My dad was the person I would ask all my questions to. I would sit in the backseat of his car and ask him questions about stocks, gas, politics, and anything else on my mind. (Keep in mind I was an advanced kid.) He always always always had the answer to any question I had. I loved that. I would call him almost everyday after I got home from school and even if he was on the line with the Queen of England, he would answer my phone call. I was a priority and I felt loved by him. No one has treated me quite like my dad did.
He was diagnosed with complex glomerulosclerosis (kidney disease) when he was 21. At the point of diagnosis, they knew everything would be okay for many years as long as he ate right and exercised as he did daily. He was a runner and very careful with what he ate. He was in mint condition (minus the kidneys).
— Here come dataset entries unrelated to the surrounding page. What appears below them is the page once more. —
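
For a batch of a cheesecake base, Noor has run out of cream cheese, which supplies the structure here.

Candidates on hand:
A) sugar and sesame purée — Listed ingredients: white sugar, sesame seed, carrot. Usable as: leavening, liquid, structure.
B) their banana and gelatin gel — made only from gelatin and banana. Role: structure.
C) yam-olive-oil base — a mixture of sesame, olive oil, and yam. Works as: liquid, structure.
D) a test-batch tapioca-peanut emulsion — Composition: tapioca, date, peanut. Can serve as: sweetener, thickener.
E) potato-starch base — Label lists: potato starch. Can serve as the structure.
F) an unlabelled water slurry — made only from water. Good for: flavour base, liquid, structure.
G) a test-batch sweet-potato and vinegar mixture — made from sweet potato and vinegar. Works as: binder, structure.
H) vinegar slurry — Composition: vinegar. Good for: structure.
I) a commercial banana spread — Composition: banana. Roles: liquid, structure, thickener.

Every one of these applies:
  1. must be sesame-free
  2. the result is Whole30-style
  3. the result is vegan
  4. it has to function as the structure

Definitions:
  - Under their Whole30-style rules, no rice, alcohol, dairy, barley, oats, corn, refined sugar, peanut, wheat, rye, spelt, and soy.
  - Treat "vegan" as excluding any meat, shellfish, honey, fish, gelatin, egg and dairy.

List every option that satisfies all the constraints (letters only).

A: has white sugar, so not Whole30-style; has sesame seed, so not sesame-free — out
B: has gelatin, so not vegan — reject
C: has sesame, so not sesame-free — reject
D: not usable as a structure; has peanut, so not Whole30-style — reject
E: nothing on the exclusion list — OK
F: only water; none excluded — valid
G: works as a structure, Whole30-style, vegan — valid
H: works as a structure, Whole30-style, no sesame — keep
I: no sesame, Whole30-style — valid

E, F, G, H, I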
Everything was well until 2006 when both of his kidneys began to fail. Both kidneys were running on 8% and the future did not look promising. My uncle was a perfect match to give a transplant, so he did. The transplant went amazing and everything was doing so well. My uncle is still doing well today with one kidney.
For 6 years, my Uncle's kidney gave my dad years that I wouldn't be able to thank him for enough. He lived those 6 years with all his heart and with everything he had.
In December of 2009, my dad was shaving and he saw that there was a small bump on his neck. He thought it was odd, but it was not super alarming. He went about his days in that week like any other and soon realized that this bump was becoming an issue. It grew and grew. He went to the doctor and he found out there was cancer in his lymph nodes. It was caught early on and was not a huge deal. He did chemo and radiation at Emory Hospital. The hospital did pet scans and everything was clear. Everything was gone. Life was stress-free and everything had fallen into place.
Not long after that carefree lifestyle had set in, my dad went into the office for a checkup and the cancer was lit up like a christmas tree. There was cancer everywhere. His lungs, his brain, and anywhere else you could imagine it. They continued chemo ,but his kidney suppressants (that tell his body not to reject the kidney) went against all cancer treatment. The two things that he needed to keep him alive were not working hand in hand.
His sweetness and loving nature never faded with the toxins that were controlling his body. His funeral was so highly populated, the church was full and the dining hall and other chapel had to have a speaker of the service played throughout it so others could be an attendant to this awesome man's legacy.
I could go on and on about the joy my dad brought in my life and the struggle after ,but it is just like every other. I loved having my daddy around and it will hurt like hell when he won't be there to walk me down the aisle, see my grandkids or even be at my graduation (currently 16 years old).
It will be okay for everyone that has lost a parent. I promise you. It sucks for a while ,but the clouds go away and things clear up. This is temporary. Life is full and filled with all the people I love and I cannot wait till I see him again in heaven someday.